I've been trawling books online and google incantations trying to find out what fill factor physically is in a leaf-page (SQL Server 2000 and 2005).
I understand that its the amount of room left free on a page when an index is created, but what I've not found is how that space is actually left: i.e., is it one big chunk towards the end of the page, or is it several gaps through that data.
For example, [just to keep the things simple], assume a page can only hold 100 rows. If the fill-factor is stated to be 75%, does this mean that the first (or last) 75% of the page is data and the rest is free, or is every fourth row free (i.e., the page looks like: data, data, data, free, data, data, data, free, ...).

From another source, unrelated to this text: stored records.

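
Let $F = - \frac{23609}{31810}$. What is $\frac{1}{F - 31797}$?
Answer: $- \frac{31810}{1011486179} \approx -3.1449 \cdot 10^{-5}$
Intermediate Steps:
$F = - \frac{23609}{31810}$ ($F = \left(-23609\right) \frac{1}{31810} = - \frac{23609}{31810} \approx -0.74219$)
$\frac{1}{F - 31797} = \frac{1}{- \frac{23609}{31810} - 31797} = \frac{1}{- \frac{1011486179}{31810}} = - \frac{31810}{1011486179}$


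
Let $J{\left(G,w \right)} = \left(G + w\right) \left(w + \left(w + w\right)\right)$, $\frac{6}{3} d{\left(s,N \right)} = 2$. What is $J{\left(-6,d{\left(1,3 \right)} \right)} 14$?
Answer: $-210$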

The long and short of this is that I'm getting a handle on exactly what happens in terms of physical operations that occur when inserting a row into a table with a clustered index, and the insert isn't happening at the end of the row. If multiple gaps are left throught a page, then an insert has minimal impact (at least until a page split) as the number of rows that may need to be moved to accomodate the insert is minimised. If the gap is in one big chunk in the table, then the overhead to juggle the rows around would (in theory at least) be significantly more.
If someone knows an MSDN reference, point me to it please! I can't find one at the moment (still looking though). From what I've read it's implied that it's many gaps - but this doesn't seem to be explicitly stated.
From MSDN
:
The fill-factor setting applies only when the index is created, or rebuilt. The
SQL Server Database Engine
does not dynamically keep the specified percentage of empty space in the pages. Trying to maintain the extra space on the data pages would defeat the purpose of fill factor because theDatabase Engine
would have to perform page splits to maintain the percentage of free space specified by the fill factor on each page as data is entered.
and, further:
When a new row is added to a full index page, the
Database Engine
moves approximately half the rows to a new page to make room for the new row. This reorganization is known as a page split. A page split makes room for new records, but can take time to perform and is a resource intensive operation. Also, it can cause fragmentation that causes increasedI/O
operations. When frequent page splits occur, the index can be rebuilt by using a new or existing fill factor value to redistribute the data.
SQL Server
's data page consists of the following elements:
Page header
: 96
bytes, fixed.Data
: variableRow offset array
: variable.The row offset array is always stored at the end of the page and grows backwards.
Each element of the array is the 2
-byte value holding the offset to the beginning of each row within the page.
Rows are not ordered within the data page: instead, their order (in case of clustered storage) is determined by the row offset array. It's the row offsets that are sorted.
Say, if we insert a 100
-byte row with cluster key value of 10
into a clustered table and it goes into a free page, it gets inserted as following:
[00 - 95 ] Header
[96 - 195 ] Row 10
[196 - 8190 ] Free space
[8190 - 8191 ] Row offset array: [96]
Then we insert a new row into the same page, this time with the cluster key value of 9
:
[00 - 95 ] Header
[96 - 195 ] Row 10
[196 - 295 ] Row 9
[296 - 8188 ] Free space
[8188 - 8191 ] Row offset array: [196] [96]
The row is prepended logically but appended physically.
The offset array is reordered to reflect the logical order of the rows.
Given this, we can easily see that the rows are appended to the free space, starting from the beginning on the page, while pointers to the rows are prepended to the free space starting from the end of the page.